Could the same phenomenon occur between Torah and Talmud?
Parshat Korach tells the story of the most notorious mutiny in the Wilderness. Korach, a priest of the tribe of Levi, challenges Moses’ and Aaron’s authority. You have gone too far! For all the community are holy, all of them, and Adonai is in their midst. Why then do you raise yourselves above Adonai’s congregation? (Numbers 16:3) Korach gathers 250 chieftains among the Israelites and stages a full-scale rebellion. The story culminates in the spectacular and hair-raising climatic punishment of Korach and his minions:
Scarcely had [Moses] finished speaking all these words when the ground under them burst asunder, and the earth opened its mouth and swallowed them up with their households, all Korach’s people and all their possessions. They went down alive into Sheol, with all that belonged to them; the earth closed over them and they vanished from the midst of the congregation. All Israel around them fled at their shrieks, for they said, “The earth might swallow us!” And a fire went forth from Adonai and consumed the two hundred and fifty representatives offering the incense. (Numbers 16:31-35)The violent end that meets Korach and his comrades is deeply troubling. Could they not have been brought back into the fold of Israel? Was the only possible, or appropriate, response violence? Is the earth, that harbors, shelters, and nourishes life, to be seen as murderous, a global graveyard waiting to swallow alive those who do not tow God’s line?
I see evidence of two correctives in the rabbinic literature.
The first is found in Pirke Avot. While some interpreters have understood what happened to be an earthquake that rent the earth, our Rabbis sought a different understanding of the opening in the earth – va’tiftach ha-aretz et pi-ha va’tiv’la otam / the earth opened her mouth and swallowed them – to have a unique, one-time quality. In Pirke Avot 5:8 they list it first among ten things created on the eve of the first shabbat, at the very end of creation, even after humans were created. For the Rabbis, Korach’s rebellion is foreseen and God prepares for it as the world itself was coming into being. The suppression of Korach and his followers was a one-time event, not a regular feature of God’s interaction with Israel, and certainly not indicative of the nature of the earth itself. I think this is the first corrective.
The second corrective may be found in another account of the earth swallowing up people. In the Babylonian Talmud, tractate Sotah, the Sages tell us that when Pharaoh attempted genocide against the Israelite baby boys, the pious Israelite women redoubled their efforts to conceive and bring forth babies into the world.
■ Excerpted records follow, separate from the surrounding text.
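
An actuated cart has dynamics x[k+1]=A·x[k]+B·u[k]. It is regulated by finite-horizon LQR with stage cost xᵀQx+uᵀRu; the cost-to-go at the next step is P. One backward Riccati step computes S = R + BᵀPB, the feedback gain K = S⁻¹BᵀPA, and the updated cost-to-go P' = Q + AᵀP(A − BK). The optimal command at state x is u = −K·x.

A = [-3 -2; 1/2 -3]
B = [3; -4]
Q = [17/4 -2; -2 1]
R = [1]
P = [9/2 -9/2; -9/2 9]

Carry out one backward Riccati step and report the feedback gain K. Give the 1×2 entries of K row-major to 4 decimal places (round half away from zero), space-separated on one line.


BᵀP = [31.5000 -49.5000]
S = R + BᵀPB = [1] + [292.5000] = [293.5000]
BᵀPA = [-119.2500 85.5000]
K = S⁻¹·BᵀPA = [-0.4063 0.2913]
A−BK = [-1.7811 -2.8739; -1.1252 -1.8348]
AᵀP(A−BK) = [7.7983 12.2389; 12.2389 20.0928]
P' = Q + AᵀP(A−BK) = [12.0483 10.2389; 10.2389 21.0928]
tr(P') = 33.1412

-0.4063 0.2913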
As soon as they gave birth, angels cleansed and massaged each newborn, and God provided breast-shaped stones to nourish them with honey and oil. The account continues:
When the Egyptians became aware of these infants, they came to slay them. But then another miracle occurred, for the infants were swallowed up by the earth. At that, the Egyptians brought oxen and plowed the area where they had disappeared. But as soon as the Egyptians left, the infants burst forth out of the ground like grass in the field. As the infants grew up, they came running to their homes in flocks. Later, when God revealed himself at the Reed Sea, these infants [now grown] were the first to recognize God, for they said, This is my God (Exodus 15:2). (Talmud, Sotah 11b; Shemot Rabbah 1:12)Here the earth is a warm and protective cradle, sheltering the infants against the genocidal shock troops of Pharaoh. While Korach and his minions went shrieking down into Sheol – the shadowy pit beneath the earth where those who die an ignominious death end up – the infants come bursting forth like wildflowers in the spring. While Korach and his followers are erased from the people Israel forever, the infants grow up healthy and strong, return to their families, and are the first to recognize God at the Reed Sea, because they have already experienced God’s redemption – in the warm, loving, protective embrace of the earth.
And how do we approach the world: as swallower or nurturer? Perhaps the Rabbis recognized the danger of seeing the world as ready to swallow us up, and God ready to punish every act of insurrection. We can experience the world as dark and intimidating, danger lurking at every bend, or we can perceive the world as a wide-open wonderland, teeming with life and bursting with blessings. It can certainly be both, but are we not better off presuming that earth – and the life it supports – will be kind, nurturing, and redemptive? When it comes to our relationships with God and other people, is this not the better assumption, so that we can reach out to God and other people, and experience the love and care they have to offer?